Karlsruhe - Die Stiftung Preußische Schlösser und Gärten darf für ihre Schlösser in Berlin und Brandenburg eine “Knips-Gebühr“ für kommerziell genutzte Fotos verlangen.

Aus dem Staatsvertrag ergebe sich der Vorrang der Erhaltung von Kulturgütern wie das Schloss Sanssouci, nicht aber die Kostenfreiheit für gewerbliche Foto- und Filmaufnahmen, entschied der Bundesgerichtshof (BGH) am Freitag in Karlsruhe. Die Stiftung verlangt eine Gebühr für kommerziell genutzte Fotos ihrer Parks und Gebäude. Sie war mit ihrer Gebührenforderung vor dem Brandenburgischen Oberlandesgericht (OLG) unterlegen. Es gebe kein Vorrecht des Eigentümers, das Bild seines Eigentums zu verwerten, hatte das OLG entschieden.

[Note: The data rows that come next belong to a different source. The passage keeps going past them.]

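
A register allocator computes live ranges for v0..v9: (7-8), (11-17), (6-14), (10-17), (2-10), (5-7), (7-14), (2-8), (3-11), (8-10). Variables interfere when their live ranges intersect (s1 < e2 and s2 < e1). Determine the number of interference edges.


Check all pairs for overlapping intervals.
Two intervals (s1,e1) and (s2,e2) overlap if s1 < e2 and s2 < e1.
v0 (7-8) vs v1..v9: overlaps v2, v4, v6, v7, v8 -> 5
v1 (11-17) vs v2..v9: overlaps v2, v3, v6 -> 3
v2 (6-14) vs v3..v9: overlaps v3, v4, v5, v6, v7, v8, v9 -> 7
v3 (10-17) vs v4..v9: overlaps v6, v8 -> 2
v4 (2-10) vs v5..v9: overlaps v5, v6, v7, v8, v9 -> 5
v5 (5-7) vs v6..v9: overlaps v7, v8 -> 2
v6 (7-14) vs v7..v9: overlaps v7, v8, v9 -> 3
v7 (2-8) vs v8..v9: overlaps v8 -> 1
v8 (3-11) vs v9: overlaps v9 -> 1
Total overlapping pairs = 5 + 3 + 7 + 2 + 5 + 2 + 3 + 1 + 1 = 29

29


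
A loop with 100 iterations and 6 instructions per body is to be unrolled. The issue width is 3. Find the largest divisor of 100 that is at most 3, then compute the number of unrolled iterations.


Largest divisor of 100 <= 3 is 2
New iterations = 100 / 2 = 50

50


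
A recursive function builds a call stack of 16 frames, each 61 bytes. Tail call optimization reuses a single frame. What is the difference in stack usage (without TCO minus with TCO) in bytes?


Without TCO: 16 * 61 = 976 bytes
With TCO: reuse 1 frame = 61 bytes
Savings = 976 - 61 = 915

915


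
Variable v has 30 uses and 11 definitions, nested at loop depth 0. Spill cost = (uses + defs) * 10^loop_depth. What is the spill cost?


uses + defs = 30 + 11 = 41
10^0 = 1
Spill cost = 41 * 1 = 41

41


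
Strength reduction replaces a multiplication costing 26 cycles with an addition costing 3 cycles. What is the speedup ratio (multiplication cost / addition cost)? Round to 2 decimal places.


Ratio = mult_cost / add_cost = 26 / 3 = 8.67

8.67


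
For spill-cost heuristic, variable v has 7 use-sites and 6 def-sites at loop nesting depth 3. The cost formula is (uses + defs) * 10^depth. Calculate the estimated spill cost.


uses + defs = 7 + 6 = 13
10^3 = 1000
Spill cost = 13 * 1000 = 13000

13000


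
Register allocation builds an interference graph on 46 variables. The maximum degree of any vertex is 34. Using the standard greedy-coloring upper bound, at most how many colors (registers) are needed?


Greedy coloring never needs more than (max_degree + 1) colors: when coloring a vertex, at most max_degree neighbors are already colored.
Upper bound = 34 + 1 = 35

35


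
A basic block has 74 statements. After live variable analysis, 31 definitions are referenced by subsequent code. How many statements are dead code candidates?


Dead code = total statements - live definitions
= 74 - 31 = 43

43


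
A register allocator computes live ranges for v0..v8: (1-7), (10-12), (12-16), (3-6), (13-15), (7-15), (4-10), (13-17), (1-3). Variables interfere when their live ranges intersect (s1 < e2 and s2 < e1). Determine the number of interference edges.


Check all pairs for overlapping intervals.
Two intervals (s1,e1) and (s2,e2) overlap if s1 < e2 and s2 < e1.
v0 (1-7) vs v1..v8: overlaps v3, v6, v8 -> 3
v1 (10-12) vs v2..v8: overlaps v5 -> 1
v2 (12-16) vs v3..v8: overlaps v4, v5, v7 -> 3
v3 (3-6) vs v4..v8: overlaps v6 -> 1
v4 (13-15) vs v5..v8: overlaps v5, v7 -> 2
v5 (7-15) vs v6..v8: overlaps v6, v7 -> 2
v6 (4-10) vs v7..v8: overlaps none -> 0
v7 (13-17) vs v8: overlaps none -> 0
Total overlapping pairs = 3 + 1 + 3 + 1 + 2 + 2 + 0 + 0 = 12

12


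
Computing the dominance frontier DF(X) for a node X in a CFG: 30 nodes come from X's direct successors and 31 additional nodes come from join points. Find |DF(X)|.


DF(X) = direct successor contributions + join point contributions
= 30 + 31 = 61

61


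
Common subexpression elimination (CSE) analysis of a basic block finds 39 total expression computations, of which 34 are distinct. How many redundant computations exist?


CSE count = total expressions - unique expressions
= 39 - 34 = 5

5


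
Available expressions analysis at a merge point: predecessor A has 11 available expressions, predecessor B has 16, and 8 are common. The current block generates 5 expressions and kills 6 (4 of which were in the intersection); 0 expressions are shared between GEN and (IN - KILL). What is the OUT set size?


IN = intersection of predecessors = 8
IN - KILL = 8 - 4 = 4
|OUT| = |GEN| + |IN - KILL| - |GEN ∩ (IN - KILL)| = 5 + 4 - 0 = 9

9


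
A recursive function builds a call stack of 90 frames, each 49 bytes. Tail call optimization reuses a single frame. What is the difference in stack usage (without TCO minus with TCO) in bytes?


Without TCO: 90 * 49 = 4410 bytes
With TCO: reuse 1 frame = 49 bytes
Savings = 4410 - 49 = 4361

4361


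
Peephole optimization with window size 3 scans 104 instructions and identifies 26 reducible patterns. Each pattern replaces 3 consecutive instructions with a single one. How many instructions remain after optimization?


Each match removes 2 instructions.
Total removed = 26 * 2 = 52
Remaining = 104 - 52 = 52

52


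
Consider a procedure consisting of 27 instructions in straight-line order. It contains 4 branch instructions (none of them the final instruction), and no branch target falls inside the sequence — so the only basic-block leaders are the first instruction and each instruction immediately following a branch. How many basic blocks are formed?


With no in-sequence branch targets, the leaders are the first instruction plus the instruction after each branch.
Number of basic blocks = branches + 1
= 4 + 1 = 5

5


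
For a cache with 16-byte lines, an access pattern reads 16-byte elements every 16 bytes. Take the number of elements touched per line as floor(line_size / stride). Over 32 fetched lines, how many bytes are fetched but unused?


Elements per line = floor(16 / 16) = 1
Bytes used per line = 1 * 16 = 16
Wasted per line = 16 - 16 = 0
Total wasted = 0 * 32 = 0

0


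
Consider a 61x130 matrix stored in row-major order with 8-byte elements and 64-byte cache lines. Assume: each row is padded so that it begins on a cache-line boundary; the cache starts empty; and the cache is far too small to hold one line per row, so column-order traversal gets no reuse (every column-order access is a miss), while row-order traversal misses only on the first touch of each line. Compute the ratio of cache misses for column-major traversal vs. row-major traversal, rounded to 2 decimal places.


Each row occupies 130 * 8 = 1040 bytes and starts on a line boundary, so it spans ceil(1040 / 64) = 17 cache lines.
Row-major traversal misses (one per line touched): 61 * ceil(130 * 8 / 64) = 1037
Column-major traversal misses (no reuse, every access misses): 61 * 130 = 7930
Ratio = 7930 / 1037 = 7.65

7.65


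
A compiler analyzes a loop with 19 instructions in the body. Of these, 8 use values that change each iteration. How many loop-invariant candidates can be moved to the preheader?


Invariant candidates = total - loop-dependent
= 19 - 8 = 11

11


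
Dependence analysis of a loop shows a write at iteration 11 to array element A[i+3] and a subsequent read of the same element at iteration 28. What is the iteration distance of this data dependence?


Distance = read iteration - write iteration
= 28 - 11 = 17

17


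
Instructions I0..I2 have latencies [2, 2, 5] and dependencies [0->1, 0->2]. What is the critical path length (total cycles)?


Compute longest path through dependency graph: dist(Ik) = max over predecessors of dist + latency(Ik).
dist(I0) = latency 2 = 2
dist(I1) = dist(I0) + 2 = 2 + 2 = 4
dist(I2) = dist(I0) + 5 = 2 + 5 = 7
Critical path = max dist = 7

7


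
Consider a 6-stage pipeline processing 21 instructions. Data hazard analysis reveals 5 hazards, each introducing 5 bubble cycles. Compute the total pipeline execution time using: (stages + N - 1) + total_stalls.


Base cycles = 6 + 21 - 1 = 26
Total stalls = 5 * 5 = 25
Total = 26 + 25 = 51

51


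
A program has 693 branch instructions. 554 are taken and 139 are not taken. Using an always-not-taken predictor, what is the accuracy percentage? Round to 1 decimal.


Predictor: always-not-taken
Correct predictions = 139
Accuracy = 139 / 693 * 100 = 20.1%

20.1


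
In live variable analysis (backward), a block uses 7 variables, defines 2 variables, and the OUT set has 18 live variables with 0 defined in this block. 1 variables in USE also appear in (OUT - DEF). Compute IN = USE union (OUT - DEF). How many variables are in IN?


OUT - DEF: 18 - 0 = 18
|IN| = |USE| + |OUT - DEF| - |USE ∩ (OUT - DEF)| = 7 + 18 - 1 = 24

24


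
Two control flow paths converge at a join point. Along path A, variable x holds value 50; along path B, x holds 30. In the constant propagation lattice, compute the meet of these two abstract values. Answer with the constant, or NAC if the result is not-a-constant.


Meet operation: if both paths give the same constant, result is that constant; if they differ, result is NAC (not-a-constant).
Path A: 50, Path B: 30 -> differ
Result: not-a-constant -> NAC

NAC


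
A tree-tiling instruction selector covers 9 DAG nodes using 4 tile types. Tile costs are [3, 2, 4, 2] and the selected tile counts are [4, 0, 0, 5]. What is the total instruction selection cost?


Total cost = sum(count_i * cost_i)
= 4*3 + 0*2 + 0*4 + 5*2
= 22

22


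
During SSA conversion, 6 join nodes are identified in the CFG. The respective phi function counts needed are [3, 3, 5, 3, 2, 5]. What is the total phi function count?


Total phi functions = sum of phi functions at each join node
= 3 + 3 + 5 + 3 + 2 + 5 = 21

21


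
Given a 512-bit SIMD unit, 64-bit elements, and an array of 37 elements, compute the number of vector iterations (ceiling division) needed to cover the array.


Width = 512 / 64 = 8 elements per vector op
Iterations = ceil(37 / 8) = 5

5


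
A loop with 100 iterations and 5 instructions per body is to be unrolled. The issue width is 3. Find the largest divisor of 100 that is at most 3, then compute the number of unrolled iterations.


Largest divisor of 100 <= 3 is 2
New iterations = 100 / 2 = 50

50


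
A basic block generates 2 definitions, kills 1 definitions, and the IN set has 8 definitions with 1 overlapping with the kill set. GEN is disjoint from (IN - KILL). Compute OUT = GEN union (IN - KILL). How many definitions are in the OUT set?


IN - KILL: 8 - 1 = 7 surviving definitions
OUT = GEN + surviving = 2 + 7 = 9

9


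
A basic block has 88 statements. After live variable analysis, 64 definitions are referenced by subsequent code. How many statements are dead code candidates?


Dead code = total statements - live definitions
= 88 - 64 = 24

24


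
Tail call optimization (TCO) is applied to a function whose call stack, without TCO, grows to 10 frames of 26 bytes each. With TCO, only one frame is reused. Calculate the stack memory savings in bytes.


Without TCO: 10 * 26 = 260 bytes
With TCO: reuse 1 frame = 26 bytes
Savings = 260 - 26 = 234

234


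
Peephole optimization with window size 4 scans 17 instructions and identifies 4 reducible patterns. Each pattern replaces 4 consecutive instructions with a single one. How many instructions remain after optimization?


Each match removes 3 instructions.
Total removed = 4 * 3 = 12
Remaining = 17 - 12 = 5

5


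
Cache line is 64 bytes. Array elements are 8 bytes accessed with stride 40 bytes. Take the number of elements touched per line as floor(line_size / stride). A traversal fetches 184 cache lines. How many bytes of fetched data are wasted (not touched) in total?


Elements per line = floor(64 / 40) = 1
Bytes used per line = 1 * 8 = 8
Wasted per line = 64 - 8 = 56
Total wasted = 56 * 184 = 10304

10304


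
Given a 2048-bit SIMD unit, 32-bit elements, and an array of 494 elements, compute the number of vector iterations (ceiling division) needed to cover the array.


Width = 2048 / 32 = 64 elements per vector op
Iterations = ceil(494 / 64) = 8

8


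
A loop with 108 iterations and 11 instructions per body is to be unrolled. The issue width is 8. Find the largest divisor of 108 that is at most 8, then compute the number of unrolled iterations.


Largest divisor of 108 <= 8 is 6
New iterations = 108 / 6 = 18

18


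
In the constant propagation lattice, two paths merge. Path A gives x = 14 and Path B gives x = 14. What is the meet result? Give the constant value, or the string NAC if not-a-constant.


Meet operation: if both paths give the same constant, result is that constant; if they differ, result is NAC (not-a-constant).
Path A: 14, Path B: 14 -> equal
Result: constant -> 14

14


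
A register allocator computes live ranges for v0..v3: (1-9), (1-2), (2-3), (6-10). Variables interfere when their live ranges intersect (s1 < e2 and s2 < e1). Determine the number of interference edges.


Check all pairs for overlapping intervals.
Two intervals (s1,e1) and (s2,e2) overlap if s1 < e2 and s2 < e1.
v0 (1-9) vs v1..v3: overlaps v1, v2, v3 -> 3
v1 (1-2) vs v2..v3: overlaps none -> 0
v2 (2-3) vs v3: overlaps none -> 0
Total overlapping pairs = 3 + 0 + 0 = 3

3


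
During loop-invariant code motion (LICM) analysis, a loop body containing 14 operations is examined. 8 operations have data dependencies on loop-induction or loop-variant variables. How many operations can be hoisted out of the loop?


Invariant candidates = total - loop-dependent
= 14 - 8 = 6

6


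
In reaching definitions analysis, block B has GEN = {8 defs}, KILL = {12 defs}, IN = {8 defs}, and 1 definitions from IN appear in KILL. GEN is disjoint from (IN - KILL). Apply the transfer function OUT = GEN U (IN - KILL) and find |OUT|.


IN - KILL: 8 - 1 = 7 surviving definitions
OUT = GEN + surviving = 8 + 7 = 15

15


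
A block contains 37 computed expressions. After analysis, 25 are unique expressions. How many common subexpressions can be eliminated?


CSE count = total expressions - unique expressions
= 37 - 25 = 12

12


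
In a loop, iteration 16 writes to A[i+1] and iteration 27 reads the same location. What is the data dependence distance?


Distance = read iteration - write iteration
= 27 - 16 = 11

11


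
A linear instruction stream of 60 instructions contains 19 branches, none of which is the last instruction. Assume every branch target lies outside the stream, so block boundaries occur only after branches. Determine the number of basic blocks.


With no in-sequence branch targets, the leaders are the first instruction plus the instruction after each branch.
Number of basic blocks = branches + 1
= 19 + 1 = 20

20


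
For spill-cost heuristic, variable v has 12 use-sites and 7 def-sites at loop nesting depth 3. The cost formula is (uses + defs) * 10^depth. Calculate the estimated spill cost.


uses + defs = 12 + 7 = 19
10^3 = 1000
Spill cost = 19 * 1000 = 19000

19000


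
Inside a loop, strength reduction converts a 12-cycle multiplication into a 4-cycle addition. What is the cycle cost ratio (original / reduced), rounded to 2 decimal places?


Ratio = mult_cost / add_cost = 12 / 4 = 3.0

3.0


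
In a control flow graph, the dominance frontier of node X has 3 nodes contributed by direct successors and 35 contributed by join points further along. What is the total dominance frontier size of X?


DF(X) = direct successor contributions + join point contributions
= 3 + 35 = 38

38


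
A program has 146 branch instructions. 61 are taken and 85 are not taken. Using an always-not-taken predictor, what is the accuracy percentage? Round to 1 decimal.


Predictor: always-not-taken
Correct predictions = 85
Accuracy = 85 / 146 * 100 = 58.2%

58.2


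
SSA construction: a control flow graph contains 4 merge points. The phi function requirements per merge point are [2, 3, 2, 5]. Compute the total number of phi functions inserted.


Total phi functions = sum of phi functions at each join node
= 2 + 3 + 2 + 5 = 12

12


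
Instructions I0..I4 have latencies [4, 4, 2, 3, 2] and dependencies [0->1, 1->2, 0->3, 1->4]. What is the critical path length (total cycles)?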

Dagegen hatte die Stiftung Revision eingelegt und nun vom BGH recht bekommen. Aus Sicht der Stiftung, die 150 historische Bauten und rund 800 Hektar Gartenanlagen verwaltet, steht ihr das ausschließliche Recht an solchen Fotos zu. Sie hatte deshalb in drei Verfahren gegen eine Internet-Plattform und zwei Bildagenturen auf Unterlassung einer gewerblichen Verbreitung von Bildern geklagt.